It should be borne in mind that there is nothing more difficult to arrange, more doubtful of success, and more dangerous to carry through than initiating changes. The innovator makes enemies of all those who prospered under the old order, and only lukewarm support is forthcoming from those who would prosper under the new. Their support is lukewarm... partly because men are generally incredulous, never really trusting new things unless they have tested them by experience.

Niccolo Machiavelli

Often some manager may suspect that the 100-person project they are initiating may be of marginal to negative value, but they can’t resist the allure and excitement of a project of this size.

We have a client who is keenly aware of the politics of organizations. He sponsored an initiative out of his own budget that was a more general benefit to the whole firm. As we were putting the corporate wiki page together, he asked to not have his name as the author or sponsor saying, “Once people start perceiving this as Nic’s system they will start resisting it.” His advice was that in a large organization, it is often easier to leave a legacy than get credit.

We’ve seen more good initiatives stall or fail for political reasons than all other reasons combined. Be constantly vigilant.

Federated development

We are just beginning to see a new pattern of application development emerging. Rather than copying data from a system of record into the system being implemented (which is the current standard), Federated Development says: let each data owner, each steward, own their data and allow others to access it, as needed.

This is done now in a limited fashion with Master Data Management (MDM) and some API-based development, but these approaches rely on a great deal of programming and coordination.

With data in a standard format (triples), it is possible to construct queries that can combine data from many repositories in one query. This is very difficult to do with traditional technology. It is now possible to federate queries that combine graph data with maps that make existing relational data look like triples and conform to the ontology but only at query time.

Adopting a federated development approach puts you on the road to the end of reconciliations and the end of data conversions.

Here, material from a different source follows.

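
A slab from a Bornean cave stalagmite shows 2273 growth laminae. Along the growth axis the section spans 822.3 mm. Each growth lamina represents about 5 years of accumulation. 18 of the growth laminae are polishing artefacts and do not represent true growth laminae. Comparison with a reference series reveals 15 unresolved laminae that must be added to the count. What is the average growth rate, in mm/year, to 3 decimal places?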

An enterprise knowledge graph

Google has popularized the notion of a Knowledge Graph. In Google’s case, their graph contains the sum total of everything they have learned by scrapping and re-scrapping the web, as well as from mining your queries, your reaction to your query results, and the effectiveness of all the ads they have placed.

For a firm, the Knowledge Graph is the sum total of what the firm knows, organized around a central model. It comprises the structured data, as well as the myriad bits of miscellaneous “knowledge” captured and organized elsewhere (e.g., in external spreadsheets). With a Knowledge Graph in place, a firm will not only enjoy access to all they know – they will be able to infer more from the information already there.

Chapter Summary

Your first few projects will be key to getting a Data-Centric culture established. There is a certain amount of tension between solving the broad firm-wide problems and tackling specific, quick-win projects.

Our advice is to embrace the tension. Start with a first version of an enterprise ontology. Even if it is very thin, it will guide future integration and hold the whole initiative together. At the same time, build out something specific of value. This initial system will often be the integration of several other systems that have been historically hard to integrate. It may be the integration of two types of data, such as structured and unstructured. This is often enough for others to see the value in the approach.

The elegance of your enterprise ontology will be key in keeping the tide of complexity at bay. Your first projects should be examples, existence proof that this new approach is viable and desirable.

We have seen the firms that get off to a good start get results in a short enough time span that they are encouraged to stay the course. Early wins lead to additional investment and each round of success brings you closer to the ultimate goal.